Jeanne regarda la salle sans la voir. La description de la scène de crime lui rappelait des souvenirs. Des fragments d’elle-même enfouis, soigneusement dissimulés sous la magistrate présentable.

— Et les signes sur les murs, qu’est-ce qu’ils représentent ?

— Des formes bizarres, des silhouettes primitives. Le tueur a mélangé le sang avec de l’ocre.

— De l’ocre ?

— Ouais. Du pigment qu’il a dû apporter. On a affaire à un vrai malade. Si tu veux, je te montrerai les photos.

— Vous allez soumettre ces dessins à des anthropologues ?

— Les flics s’en occupent, oui.

— Qui dirige le groupe d’enquête ?

— T’as pas intérêt à les appeler, je…

— Le nom.

— Patrick Reischenbach.

Jeanne le connaissait. Une des pointures du 36. Dur. Efficace. Laconique. Et aussi bon vivant. Elle se souvenait d’un détail : mal rasé, il avait toujours les cheveux collés de gel. Elle trouvait ça dégueulasse.

— Pourquoi les médias n’en ont pas parlé ?

— Parce qu’on fait notre boulot.

— Le secret de l’instruction, sourit Jeanne. Une valeur en hausse…

— Je veux. Sur un truc pareil, on a surtout besoin de calme. On doit bosser en toute tranquillité. Étudier chaque détail. J’ai même mis un profiler sur l’affaire.

— Officiellement ?

— Je l’ai saisi, ma vieille. A l’américaine.

— Qui c’est ?

— Bernard Level. Le seul qu’on ait, en réalité… On cherche aussi dans les archives criminelles. Des meurtres qui rappelleraient de près ou de loin cette affaire. Mais je n’y crois pas. Ce truc est complètement inédit.

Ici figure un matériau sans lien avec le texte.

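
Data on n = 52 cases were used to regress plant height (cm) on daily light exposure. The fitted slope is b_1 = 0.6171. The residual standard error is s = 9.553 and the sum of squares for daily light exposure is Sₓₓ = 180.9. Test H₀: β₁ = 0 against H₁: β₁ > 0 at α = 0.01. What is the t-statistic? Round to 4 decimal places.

t = 0.8688

SE(b_1) = s/√Sₓₓ = 9.553/√180.9 = 0.710265.
t = 0.6171 / 0.710265 = 0.8688.
df = n − 2 = 50.
One-sided p ≈ 0.1945, which is ≥ 0.01, so fail to reject H₀.
The data do not give significant evidence that the true slope on daily light exposure is positive.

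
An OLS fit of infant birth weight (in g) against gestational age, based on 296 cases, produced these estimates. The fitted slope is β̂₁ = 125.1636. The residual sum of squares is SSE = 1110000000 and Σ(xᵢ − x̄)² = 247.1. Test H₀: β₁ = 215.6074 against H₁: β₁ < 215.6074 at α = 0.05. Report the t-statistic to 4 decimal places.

t = -0.7317

MSE = SSE/(n − 2) = 1110000000/294 = 3.77551e+06.
SE(β̂₁) = √(MSE/Sₓₓ) = √(3.77551e+06/247.1) = 123.609.
t = (125.1636 − 215.6074) / 123.609 = -0.7317.
df = n − 2 = 294.
One-sided p ≈ 0.2325, which is ≥ 0.05, so fail to reject H₀.
The data do not give significant evidence that the true slope on gestational age is below 215.6074 g per unit.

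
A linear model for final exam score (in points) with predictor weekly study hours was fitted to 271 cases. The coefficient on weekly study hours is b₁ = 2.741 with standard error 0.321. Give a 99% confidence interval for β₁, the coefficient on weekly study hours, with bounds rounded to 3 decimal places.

df = n − 2 = 271 − 2 = 269.
t* = t_{0.005, 269} = 2.594229.
Margin = t* × SE = 2.594229 × 0.321 = 0.83275.
CI: 2.741 ± 0.83275 → (1.908, 3.574).
With 99% confidence, each one-unit increase in weekly study hours is associated with a change of between 1.908 and 3.574 points in final exam score.

(1.908, 3.574)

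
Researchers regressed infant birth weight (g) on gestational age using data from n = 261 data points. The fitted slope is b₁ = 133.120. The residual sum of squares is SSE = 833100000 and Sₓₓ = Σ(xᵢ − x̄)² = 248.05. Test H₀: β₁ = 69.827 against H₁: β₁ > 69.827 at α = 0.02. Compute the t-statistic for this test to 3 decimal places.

t = 0.556

MSE = SSE/(n − 2) = 833100000/259 = 3.2166e+06.
SE(b₁) = √(MSE/Sₓₓ) = √(3.2166e+06/248.05) = 113.875.
t = (133.120 − 69.827) / 113.875 = 0.556.
df = n − 2 = 259.
One-sided p ≈ 0.2894, which is ≥ 0.02, so fail to reject H₀.
The data do not give significant evidence that the true slope on gestational age exceeds 69.827 g per unit.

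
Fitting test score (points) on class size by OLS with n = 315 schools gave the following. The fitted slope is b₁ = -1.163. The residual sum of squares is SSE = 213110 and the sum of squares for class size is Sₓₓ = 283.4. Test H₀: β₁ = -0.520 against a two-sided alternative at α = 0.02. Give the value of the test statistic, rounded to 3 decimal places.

t = -0.415

MSE = SSE/(n − 2) = 213110/313 = 680.863.
SE(b₁) = √(MSE/Sₓₓ) = √(680.863/283.4) = 1.54999.
t = (-1.163 − (-0.520)) / 1.54999 = -0.415.
df = n − 2 = 313.
Two-sided p ≈ 0.6785, which is ≥ 0.02, so fail to reject H₀.
The data are consistent with a true slope of -0.520 points per unit of class size.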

Jeanne s’imaginait immergée dans un tel dossier. Elle aurait retourné les fichiers. Plongé clans les coupures de presse. Punaisé dans son bureau les clichés de la scène de crime. Elle baissa les veux. Sans s’en rendre compte, elle manipulait son pain au point d’en détacher de minuscules débris. Malgré la climatisation, elle était toute moite.

Taine éclata de rire. Jeanne sursauta.

— Qu’est-ce qui te fait rire ?

— Tu connais Langleber, le légiste ?

— Non.

— Un super-intello. A chaque fois, il t’en sort une pas possible. Jeanne lâcha ses miettes et se concentra sur les paroles de Taine.

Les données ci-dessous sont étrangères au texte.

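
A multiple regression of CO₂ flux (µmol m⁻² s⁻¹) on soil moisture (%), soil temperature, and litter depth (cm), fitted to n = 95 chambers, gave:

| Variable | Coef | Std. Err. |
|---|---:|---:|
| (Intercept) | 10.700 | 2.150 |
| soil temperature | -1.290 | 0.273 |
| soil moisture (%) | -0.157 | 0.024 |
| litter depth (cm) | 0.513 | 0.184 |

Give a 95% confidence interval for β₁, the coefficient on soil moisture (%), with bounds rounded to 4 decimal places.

(-0.2047, -0.1093)

Read off: b = -0.157, SE = 0.024 for soil moisture (%).
df = n − k − 1 = 95 − 3 − 1 = 91.
t* = t_{0.025, 91} = 1.986377.
Margin = t* × SE = 1.986377 × 0.024 = 0.047673.
CI: -0.157 ± 0.047673 → (-0.2047, -0.1093).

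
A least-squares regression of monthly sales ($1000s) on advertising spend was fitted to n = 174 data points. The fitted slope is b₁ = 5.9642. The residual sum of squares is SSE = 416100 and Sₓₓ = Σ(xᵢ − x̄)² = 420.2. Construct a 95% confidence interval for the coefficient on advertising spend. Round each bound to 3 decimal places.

(1.228, 10.700)

MSE = SSE/(n − 2) = 416100/172 = 2419.19.
SE(b₁) = √(MSE/Sₓₓ) = √(2419.19/420.2) = 2.39942.
df = n − 2 = 172.
t* = t_{0.025, 172} = 1.973852.
Margin = t* × SE = 1.973852 × 2.39942 = 4.73610.
CI: 5.9642 ± 4.73610 → (1.228, 10.700).
With 95% confidence, each one-unit increase in advertising spend is associated with a change of between 1.228 and 10.700 $1000s in monthly sales.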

Elle redoutait d’avoir une crise d’angoisse. Comme au temps de sa dépression. Quand elle sortait des tunnels en abandonnant sa voiture sur place. Ou quand elle passait ses déjeuners à pleurer dans les toilettes du restaurant.

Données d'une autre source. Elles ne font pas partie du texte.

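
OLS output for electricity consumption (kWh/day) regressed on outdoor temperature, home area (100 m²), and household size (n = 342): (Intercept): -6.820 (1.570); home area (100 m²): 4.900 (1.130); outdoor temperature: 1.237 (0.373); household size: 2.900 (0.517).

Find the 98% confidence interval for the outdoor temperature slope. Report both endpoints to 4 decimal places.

Read off: b = 1.237, SE = 0.373 for outdoor temperature.
df = n − k − 1 = 342 − 3 − 1 = 338.
t* = t_{0.01, 338} = 2.337431.
Margin = t* × SE = 2.337431 × 0.373 = 0.871862.
CI: 1.237 ± 0.871862 → (0.3651, 2.1089).

(0.3651, 2.1089)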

— Sur la scène de crime, Langleber me fait signe de venir. Je m’attends à ce qu’il me livre un scoop. Le détail qui tue, genre téléfilm. Là, il me dit à voix basse : « L’homme est une corde tendue entre la bête et le Surhumain. » Je lui dis : « Quoi ? » Il continue : « Une corde au-dessus d’un abîme ».

— C’est du Nietzsche. Ainsi parlait Zarathoustra.